CRAIG T. KOJIMA / CKOJIMA@STARBULLETIN.COM|
Visiting farmers Howard Lahlum, left, and Ron and Connie Greer from North Dakota taste of Kahuku sweet corn at Dean Okimoto's farm in Waimanolo. They are in Hawaii for the American Farm Bureau Federations' annual convention taking place at the convention center through Wednesday.
Hawaii’s ag community
hosts 7,500 U.S. farmers
Around 7,500 of the nation's farmers have been transplanted to the Hawaii Convention Center for the American Farm Bureau Federation's 85th annual convention.
During the five-day event, which began yesterday and runs through Wednesday, Farm Bureau representatives from all 50 states will be setting policy and discussing a variety of agriculture-related topics.

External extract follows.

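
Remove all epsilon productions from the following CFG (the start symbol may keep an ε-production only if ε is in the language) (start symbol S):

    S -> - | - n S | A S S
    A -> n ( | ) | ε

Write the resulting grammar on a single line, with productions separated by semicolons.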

But the convention, which hasn't taken place in Hawaii since 1986, isn't all business.
Mainland farmers are getting to kick over some dirt and talk story with local farmers while they're here. The Farm Bureau organized a series of local farm tours on Oahu and the Neighbor Islands.
A group of farmers from North Dakota spent Friday morning touring Dean Okimoto's Nalo Farms in Waimanolo. Okimoto supplies a number of Hawaii restaurant chefs including chef Roy Yamamoto.
The group of about 17 farmers and their families got to sample a variety of Okimoto's salad greens, as well as try local tomatoes, asparagus, corn and sprouts.
The farmers, who had already toured Maui, Kauai and Molokai farming operations last week, said they were shocked to see such a wide variety of crops being produced in the state. Most said they had thought of Hawaii only in terms of sugar and pineapple.
"Everything has been an eye opener," said Sandy Toepke who's family farms 1,100 acres in N. Dakota.
The efforts of Hawaii's farmers also impressed the group.
"We've met some wonderful Hawaii farmers, they've very much entrepreneurs," said Lenore Scheresky, who's family farm is about an hour from the Canadian border in North Dakota.
As the group surveyed Okimoto's fields, they questioned him on a variety of topics ranging from fertilizer and pests to marketing efforts. The North Dakota farmers found they had plenty in common with local farmers, despite the difference in farm size in the two states and the types of crops grown.
"They have the same problems as we do from foreign competition, to prices and markets," Scheresky said.
During the next few days at the convention, there will be trade show exhibits of new agricultural products and educational seminars on topics such as using soy biodiesal fuel on the farm, U.S.-Canada trade and value-added business activities. One seminar -- "Where's the beef, pork, lamb and poultry?" -- will include perspectives on consumer trends from an executive from Safeway Inc. supermarkets.
Hawaii agricultural products and Pacific Rim cuisine also will be featured when two local chefs -- Jackie Lau, executive chef of Roy's restaurant at Waikoloa; and Hiroshi Fukui, executive chef at Oahu's L'Uraku restaurant -- conduct cooking demonstrations at the convention center tomorrow using all local ingredients. Nalo Farms' Okimoto also will be speaking at the event on how Hawaii's chefs have developed successful business relationships with local farmers.
Alan Takemoto, government affairs representative for the Hawaii Farm Bureau Federation, said he sees the convention as a great opportunity to build awareness about Hawaii agriculture.
"The main benefit is that Hawaii is here; we do have agriculture. So often we are looked upon as only a visitor destination or are known just for sugar and pineapple. But we do have a growing diversified agriculture industry," he said.
With more than 5 million members, the American Farm Bureau Federation is the most powerful agricultural lobby in the nation, said Diane Ley, deputy director for the state Department of Agriculture.
"(The convention is) a big thing for us because it's an opportunity to showcase our agriculture and our guys get an opportunity to interact with farmers from across the country, witness leadership and policy decision making first hand," she said.